The classifier performance in the SRCCA space was found to be statistically significantly higher compared to the fused data representations obtained, not only from CCA and RCCA, but also two other statistical techniques called Principal Component Analysis and Partial Least Squares Regression. These results suggest that SRCCA is a computationally efficient and a highly accurate scheme for representing multimodal (histologic and proteomic) data in a metaspace and that it could be used to construct fused biomarkers for predicting disease recurrence and prognosis.

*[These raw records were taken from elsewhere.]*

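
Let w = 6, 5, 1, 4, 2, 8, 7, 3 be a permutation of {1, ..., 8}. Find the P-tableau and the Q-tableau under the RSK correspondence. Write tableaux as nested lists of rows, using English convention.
Insert each entry of the permutation into P by Schensted row insertion, recording in Q the position of each new cell.

After inserting 6: P = [[6]].
After inserting 5: P = [[5], [6]].
After inserting 1: P = [[1], [5], [6]].
After inserting 4: P = [[1, 4], [5], [6]].
After inserting 2: P = [[1, 2], [4], [5], [6]].
After inserting 8: P = [[1, 2, 8], [4], [5], [6]].
After inserting 7: P = [[1, 2, 7], [4, 8], [5], [6]].
After inserting 3: P = [[1, 2, 3], [4, 7], [5, 8], [6]].

So P = [[1, 2, 3], [4, 7], [5, 8], [6]], Q = [[1, 4, 6], [2, 7], [3, 8], [5]].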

多模态数据,特别是影像学和非影像学数据,在疾病诊断中经常被获取;然而,计算方面的挑战限制了定量整合具有不同维度和规模的成像和非成像数据通道的能力。据我们所知,相对较少的尝试已经被用于定量融合此类数据以构建分类器,并且没有尝试将组织学(成像)和蛋白质组学(非成像)测量值定量结合起来进行诊断和预后预测。这项工作的目的是创建一个通用子空间,同时容纳成像和非成像数据(因此,对应于不同尺度和维度的数据),称为元空间。这个元空间可以用于构建元分类器,该分类器产生比仅基于单一模态的分类器更好的分类结果。典型相关分析(CCA)和正则化 CCA(RCCA)是提取两种数据模式之间相关性的统计技术,用于构建异构数据通道的均匀、统一表示。在本文中,我们提出了 CCA 和 RCCA 的一种新的改进,即监督正则化典型相关分析(SRCCA),该方法(1)通过特征选择方案实现了来自多个模态的数据的定量集成,(2)正则化,(3)计算成本低廉。我们利用这个 SRCCA 框架融合蛋白质组学和组织学图像特征,以识别接受根治性前列腺切除术的前列腺癌患者 5 年内生化复发的风险。
本研究考虑了一组 19 名分级、分期匹配的前列腺癌患者,他们均接受了根治性前列腺切除术,其中 10 名患者在术后 5 年内发生生化复发,9 名患者未发生生化复发。目的是构建一个较低的融合维度元空间,该空间包含来自手术标本优势结节部位获得的组织学和蛋白质组学测量值。与 SRCCA 结合,随机森林分类器能够识别出在 5 年内发生生化复发的前列腺癌患者,其最大分类准确率为 93%。
与从 CCA、RCCA 和另外两种统计技术(主成分分析和偏最小二乘回归)获得的融合数据表示相比,SRCCA 空间中的分类器性能被发现具有统计学意义上的显著提高。这些结果表明,SRCCA 是一种计算效率高、精度高的方法,可用于在元空间中表示多模态(组织学和蛋白质组学)数据,并且可以用于构建融合生物标志物来预测疾病复发和预后。